Time.com Middle East Blog

For the moment there’s lots of ink being spilled in local newspapers about the possibility that Iran and Saudi Arabia might be able to broker some kind of deal between Lebanon’s government and opposition. More power to them. Though it’s unlikely that Lebanon’s internal problems can be settled for good without a full scale regional diplomatic agreement, anything that lowers the temperature in Beirut’s streets — even temporarily — is for the better as far as Lebanon is concerned, and from a shallow and self-centered perspective, as far as journalists like myself are concerned.

That’s because the pattern of these streets fights foreshadows a conflict that’s going to be pretty tough to cover. Beirut is a beguiling city, and Western journalists who cover the Middle East from their home-base here wouldn’t be the first foreign invaders to have been lulled into a false sense of security by the balmy Mediterranean lifestyle. Unlike Iraq or Afghanistan, one lives in Lebanon with ones’ guard down. On Thursday, I was eating a fancy turkey sandwich at a business lunch in a California-style restaurant. Thirty minutes later I was trapped in a firefight, without a flack-jacked or helmet, without my notebook, and when the city’s mobile phone network went down with the surge of phone calls, I also found myself pining for a satellite telephone.

Another problem is that no one wants coverage of their side causing trouble, no one wants to be blamed for starting a civil war, and everyone wants to play the victim.

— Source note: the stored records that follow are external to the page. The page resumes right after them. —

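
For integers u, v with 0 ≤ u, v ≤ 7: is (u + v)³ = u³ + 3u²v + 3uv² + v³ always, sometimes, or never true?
Always true

The identity holds for every pair in the range. For instance at (u, v) = (6, 0): both sides equal 216.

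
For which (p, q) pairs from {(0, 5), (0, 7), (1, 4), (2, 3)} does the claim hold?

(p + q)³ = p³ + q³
(0, 5), (0, 7)

Testing each pair:
(0, 5): LHS = 125, RHS = 125 → holds
(0, 7): LHS = 343, RHS = 343 → holds
(1, 4): LHS = 125, RHS = 65 → fails
(2, 3): LHS = 125, RHS = 35 → fails

2 of 4 pairs satisfy the claim.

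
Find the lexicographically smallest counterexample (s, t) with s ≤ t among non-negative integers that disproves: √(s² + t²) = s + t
At (0, 3): both sides equal 3, so it holds there.

Substituting (1, 1) into the claim:
LHS = √(1² + 1²) = √(2) ≈ 1.414
RHS = 1 + 1 = 2

Since LHS ≠ RHS, this pair disproves the claim, and no lexicographically smaller pair (s ≤ t, non-negative integers) does.

For instance (2, 6) is also a counterexample (LHS = 2·√(10) ≈ 6.325, RHS = 8), but it's lexicographically larger.

Answer: (s, t) = (1, 1)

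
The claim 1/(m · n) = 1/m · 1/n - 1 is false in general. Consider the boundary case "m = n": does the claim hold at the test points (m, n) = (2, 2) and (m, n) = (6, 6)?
At (2, 2): LHS = 1/4 ≠ RHS = -3/4
At (6, 6): LHS = 1/36 ≠ RHS = -35/36

Answer: No, fails at both test points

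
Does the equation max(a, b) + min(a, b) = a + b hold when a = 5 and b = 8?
Substituting a = 5, b = 8:

LHS = max(5, 8) + min(5, 8) = 13
RHS = 5 + 8 = 13

LHS = RHS, so the equation holds at this point.

Answer: Holds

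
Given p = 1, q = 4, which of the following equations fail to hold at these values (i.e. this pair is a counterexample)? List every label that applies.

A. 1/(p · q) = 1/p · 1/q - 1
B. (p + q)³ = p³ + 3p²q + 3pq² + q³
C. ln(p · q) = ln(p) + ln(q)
Evaluating each claim at the given values:
A. LHS = 1/4, RHS = -3/4 → fails here (LHS ≠ RHS)
B. LHS = 125, RHS = 125 → holds here (LHS = RHS)
C. LHS = ln(4) ≈ 1.386, RHS = ln(4) ≈ 1.386 → holds here (LHS = RHS)

Answer: A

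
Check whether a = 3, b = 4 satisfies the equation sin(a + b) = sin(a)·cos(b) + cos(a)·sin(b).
Holds

Substituting a = 3, b = 4:

LHS = sin(3 + 4) = sin(7) ≈ 0.657
RHS = sin(3)·cos(4) + cos(3)·sin(4) = sin(3)·cos(4) + sin(4)·cos(3) ≈ 0.657

LHS = RHS, so the equation holds at this point.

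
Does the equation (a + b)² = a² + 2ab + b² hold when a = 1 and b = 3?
Substituting a = 1, b = 3:

LHS = (1 + 3)² = 16
RHS = 1² + 2·1·3 + 3² = 16

LHS = RHS, so the equation holds at this point.

Answer: Holds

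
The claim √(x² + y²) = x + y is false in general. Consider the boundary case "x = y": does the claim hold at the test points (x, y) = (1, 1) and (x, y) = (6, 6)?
At (1, 1): LHS = √(2) ≈ 1.414 ≠ RHS = 2
At (6, 6): LHS = 6·√(2) ≈ 8.485 ≠ RHS = 12

Answer: No, fails at both test points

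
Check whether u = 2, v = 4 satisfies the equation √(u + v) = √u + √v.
Fails

Substituting u = 2, v = 4:

LHS = √(2 + 4) = √(6) ≈ 2.449
RHS = √2 + √4 = √(2) + 2 ≈ 3.414

LHS ≠ RHS, so the equation does not hold at this point.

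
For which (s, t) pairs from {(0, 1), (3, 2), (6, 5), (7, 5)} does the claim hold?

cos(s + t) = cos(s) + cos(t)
Testing each pair:
(0, 1): LHS = cos(1) ≈ 0.5403, RHS = cos(1) + 1 ≈ 1.54 → fails
(3, 2): LHS = cos(5) ≈ 0.2837, RHS = cos(3) + cos(2) ≈ -1.406 → fails
(6, 5): LHS = cos(11) ≈ 0.004426, RHS = cos(5) + cos(6) ≈ 1.244 → fails
(7, 5): LHS = cos(12) ≈ 0.8439, RHS = cos(5) + cos(7) ≈ 1.038 → fails

No pair satisfies the claim.

Answer: None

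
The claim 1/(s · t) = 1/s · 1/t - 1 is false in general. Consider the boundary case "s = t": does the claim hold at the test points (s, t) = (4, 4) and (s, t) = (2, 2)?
At (4, 4): LHS = 1/16 ≠ RHS = -15/16
At (2, 2): LHS = 1/4 ≠ RHS = -3/4

Answer: No, fails at both test points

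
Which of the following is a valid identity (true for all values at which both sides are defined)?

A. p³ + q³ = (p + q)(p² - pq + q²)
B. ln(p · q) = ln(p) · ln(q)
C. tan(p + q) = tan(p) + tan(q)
A: holds — e.g. at (2, 2), both sides equal 16.
B: fails at (2, 4) — LHS = ln(8) ≈ 2.079, RHS = ln(2)·ln(4) ≈ 0.9609.
C: fails at (2, 3) — LHS = tan(5) ≈ -3.381, RHS = tan(2) + tan(3) ≈ -2.328.

Answer: A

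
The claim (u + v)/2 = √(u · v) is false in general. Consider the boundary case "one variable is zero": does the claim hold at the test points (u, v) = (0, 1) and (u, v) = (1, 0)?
No, fails at both test points

At (0, 1): LHS = 1/2 ≠ RHS = 0
At (1, 0): LHS = 1/2 ≠ RHS = 0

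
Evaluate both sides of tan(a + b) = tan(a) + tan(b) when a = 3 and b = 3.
LHS = tan(3 + 3) = tan(6) ≈ -0.291
RHS = tan(3) + tan(3) = 2·tan(3) ≈ -0.2851

LHS ≠ RHS (they differ by about 0.005913), so the equation does not hold here.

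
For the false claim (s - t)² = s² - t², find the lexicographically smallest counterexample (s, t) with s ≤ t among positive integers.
(s, t) = (1, 2)

Substituting (1, 2) into the claim:
LHS = (1 - 2)² = 1
RHS = 1² - 2² = -3

Since LHS ≠ RHS, this pair disproves the claim, and no lexicographically smaller pair (s ≤ t, positive integers) does.

For instance (2, 8) is also a counterexample (LHS = 36, RHS = -60), but it's lexicographically larger.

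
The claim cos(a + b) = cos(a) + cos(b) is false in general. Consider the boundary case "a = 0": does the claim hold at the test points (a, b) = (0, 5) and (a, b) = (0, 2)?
No, fails at both test points

At (0, 5): LHS = cos(5) ≈ 0.2837 ≠ RHS = cos(5) + 1 ≈ 1.284
At (0, 2): LHS = cos(2) ≈ -0.4161 ≠ RHS = cos(2) + 1 ≈ 0.5839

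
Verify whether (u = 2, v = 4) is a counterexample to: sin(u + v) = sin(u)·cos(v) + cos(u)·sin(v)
Substituting u = 2, v = 4:
LHS = sin(2 + 4) = sin(6) ≈ -0.2794
RHS = sin(2)·cos(4) + cos(2)·sin(4) = sin(2)·cos(4) + sin(4)·cos(2) ≈ -0.2794

The sides agree, so this pair does not disprove the claim.

Answer: No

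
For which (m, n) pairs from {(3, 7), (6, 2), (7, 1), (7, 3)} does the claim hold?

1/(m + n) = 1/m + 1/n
None

Testing each pair:
(3, 7): LHS = 1/10, RHS = 10/21 → fails
(6, 2): LHS = 1/8, RHS = 2/3 → fails
(7, 1): LHS = 1/8, RHS = 8/7 → fails
(7, 3): LHS = 1/10, RHS = 10/21 → fails

No pair satisfies the claim.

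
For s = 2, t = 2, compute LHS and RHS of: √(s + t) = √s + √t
LHS = √(2 + 2) = 2
RHS = √2 + √2 = 2·√(2) ≈ 2.828

LHS ≠ RHS (they differ by about 0.8284), so the equation does not hold here.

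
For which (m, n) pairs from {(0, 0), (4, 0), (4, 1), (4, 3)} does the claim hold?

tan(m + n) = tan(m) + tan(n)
Testing each pair:
(0, 0): LHS = 0, RHS = 0 → holds
(4, 0): LHS = tan(4) ≈ 1.158, RHS = tan(4) ≈ 1.158 → holds
(4, 1): LHS = tan(5) ≈ -3.381, RHS = tan(4) + tan(1) ≈ 2.715 → fails
(4, 3): LHS = tan(7) ≈ 0.8714, RHS = tan(3) + tan(4) ≈ 1.015 → fails

2 of 4 pairs satisfy the claim.

Answer: (0, 0), (4, 0)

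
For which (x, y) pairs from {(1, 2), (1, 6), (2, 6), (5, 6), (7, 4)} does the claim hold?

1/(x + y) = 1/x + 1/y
Testing each pair:
(1, 2): LHS = 1/3, RHS = 3/2 → fails
(1, 6): LHS = 1/7, RHS = 7/6 → fails
(2, 6): LHS = 1/8, RHS = 2/3 → fails
(5, 6): LHS = 1/11, RHS = 11/30 → fails
(7, 4): LHS = 1/11, RHS = 11/28 → fails

No pair satisfies the claim.

Answer: None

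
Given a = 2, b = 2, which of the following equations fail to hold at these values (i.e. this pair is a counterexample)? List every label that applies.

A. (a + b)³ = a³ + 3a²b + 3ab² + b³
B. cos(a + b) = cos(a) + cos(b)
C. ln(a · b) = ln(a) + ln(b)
B

Evaluating each claim at the given values:
A. LHS = 64, RHS = 64 → holds here (LHS = RHS)
B. LHS = cos(4) ≈ -0.6536, RHS = 2·cos(2) ≈ -0.8323 → fails here (LHS ≠ RHS)
C. LHS = ln(4) ≈ 1.386, RHS = 2·ln(2) ≈ 1.386 → holds here (LHS = RHS)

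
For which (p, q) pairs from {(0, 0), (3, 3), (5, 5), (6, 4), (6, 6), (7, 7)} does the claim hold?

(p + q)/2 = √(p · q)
(0, 0), (3, 3), (5, 5), (6, 6), (7, 7)

Testing each pair:
(0, 0): LHS = 0, RHS = 0 → holds
(3, 3): LHS = 3, RHS = 3 → holds
(5, 5): LHS = 5, RHS = 5 → holds
(6, 4): LHS = 5, RHS = 2·√(6) ≈ 4.899 → fails
(6, 6): LHS = 6, RHS = 6 → holds
(7, 7): LHS = 7, RHS = 7 → holds

5 of 6 pairs satisfy the claim.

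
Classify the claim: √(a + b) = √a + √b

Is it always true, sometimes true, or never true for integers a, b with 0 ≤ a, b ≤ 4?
It holds at (a, b) = (0, 4) (both sides equal 2), but fails at (a, b) = (4, 3) (LHS = √(7) ≈ 2.646, RHS = √(3) + 2 ≈ 3.732).

Answer: Sometimes true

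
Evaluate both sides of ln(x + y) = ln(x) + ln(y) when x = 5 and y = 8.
LHS = ln(5 + 8) = ln(13) ≈ 2.565
RHS = ln(5) + ln(8) ≈ 3.689

LHS ≠ RHS (they differ by about 1.124), so the equation does not hold here.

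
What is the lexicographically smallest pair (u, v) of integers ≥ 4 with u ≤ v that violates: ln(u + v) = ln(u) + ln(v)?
Substituting (4, 4) into the claim:
LHS = ln(4 + 4) = ln(8) ≈ 2.079
RHS = ln(4) + ln(4) = 2·ln(4) ≈ 2.773

Since LHS ≠ RHS, this pair disproves the claim, and no lexicographically smaller pair (u ≤ v, integers ≥ 4) does.

For instance (5, 5) is also a counterexample (LHS = ln(10) ≈ 2.303, RHS = 2·ln(5) ≈ 3.219), but it's lexicographically larger.

Answer: (u, v) = (4, 4)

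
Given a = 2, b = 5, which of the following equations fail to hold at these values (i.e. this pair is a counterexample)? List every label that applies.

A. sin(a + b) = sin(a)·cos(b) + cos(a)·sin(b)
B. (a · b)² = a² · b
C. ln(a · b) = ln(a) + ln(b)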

Your average Beirut street fighter (who may well be a finance or marketing MBA student) is pretty media savvy. He knows that he is going to have a tough time explaining why there’s a picture of him on Time.com with a Molotov cocktail when he goes for his next job interview at the Price Waterhouse Coopers Dubai office. So when I trained my camera on some Sunni guys throwing rocks on Tuesday, one of them decked me. Not long afterwards he apologized (which was nice) but his buddies then tried to get me to take pictures of their Shia opponents making mischief on the other side of the street. “I can’t believe you don’t have a telephoto lens!” one of them practically screamed at me. “Are you sure you’re a journalist?”

It was also hard to miss how many of the rioters on Tuesday and Thursday were so clearly enjoying themselves. Over and over again, I’ve heard how people in Lebanon don’t want to go back to the bad old days, and that only outsiders agitators are the ones responsible for causing trouble. But there’s a subsection of bored and underemployed young men who want to bring it on. Why else were they pouring into the neighborhood around Beirut Arab University from all over town to join a fight between students they didn’t even know? I was hiding from gunfire behind a soda machine a couple of streets down from BAU on Thursday, when some alpha male street fighter with a submachine gun ran around the corner followed by a wannabe entourage of about seven cronies, one of them carrying an extra ammunition clip, like teenagers trying to get a turn on their rich friend’s new toy. It was a scene from high school with small arms.

Obviously, the tragedy of what may happen here won’t be its effect on the foreign press. And of course we’ll figure out a new set of do’s and don’ts to keep working. And it’s true that anytime something bad happens in Lebanon, there’s a lot of breathless stories about a new civil war being on its way. (I just wrote one myself.) But defending for a second a profession that is often accused of wanting disaster to happen to other people so that they can write about it, I just want to say right now that I’d much rather Lebanon stays as it is, with its ski slopes, and beaches, and lifestyle that appears to be as superficial as I am.